Almost all gas wells that co-produce liquids share a common and troublesome fate: liquid loading. A new artificial lift technology is being tested across different US shale plays with Equinor to avoid this inevitability. If successful, the system will become a viable alternative to the way in which these wells are produced today.

Liquid loading crops up as the natural drive provided via early-stage gas production falls below the point required to move the associated water and/or natural gas liquids to the surface. The problem is progressive, and ultimately leads to a water column in the well. This slows and eventually stops flow until an intervention is executed or if the well is shut in to build up pressure.

Though liquid loading occurs in both conventional and unconventional wells, it poses the biggest economic risk to the latter because of the inherently rapid decline rates. After a couple of years, their flow is often only a quarter of what it was during initial production.

These are the factors driving Upwing Energy to develop a magnetically driven subsurface compressor system. As explained by Chief Executive Officer Herman Artinian, the company’s technology boils down to this concise concept: “Suck the gas, and the liquids will come with it.”

Like all artificial lift systems, the compressor is meant to be used when natural flow has stopped. The Cerritos, California-based Upwing believes that after 2–3 years the bottomhole pressure in most horizontal gas wells is low enough for the compressor to be used as a way to draw down pressure even further, both in the well and the reservoir’s fracture network.

“It turns out, the same thing that is happening in the wellbore with the liquid loading is happening inside the reservoir—the little pores are getting liquid loading due to the capillary effect,” explained Artinian.

With a constant source of suction, the trapped liquids can be moved from the nanosized pore throats, creating new pathways for free gas flow. Work done so far suggests a pressure-reduction ratio of roughly 3:1 does the job, e.g. a bottomhole pressure of 900 psi would set the compressor’s target at around 300 psi.
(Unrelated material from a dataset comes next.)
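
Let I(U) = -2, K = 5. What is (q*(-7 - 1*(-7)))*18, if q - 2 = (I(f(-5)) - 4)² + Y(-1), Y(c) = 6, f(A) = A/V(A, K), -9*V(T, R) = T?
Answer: 0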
As the gas and liquids exit the compressor, the increased velocity carries a continuous stream all the way to the wellhead, preventing liquid build up and slugging. Initial field tests of a prototype showed the compressor was able to lift 150 bbl of water per 1•mmscf. “That’s a significant amount of liquids—more than what most unconventional wells are producing today,” said•Artinian.

Pilots to Prove Reservoir Response

In 2016, shortly after the firm was founded, Upwing tested four prototype compressors in wells in Texas. Production in these wells saw an increase ranging between 30–58%. The aim for the fully developed version is a 75–100% boost in gas output, “which directly translates to a minimum of 10–20% more recoverability of an unconventional well,” said Artinian, adding that the return on investment is expected to be between 6 months and a year.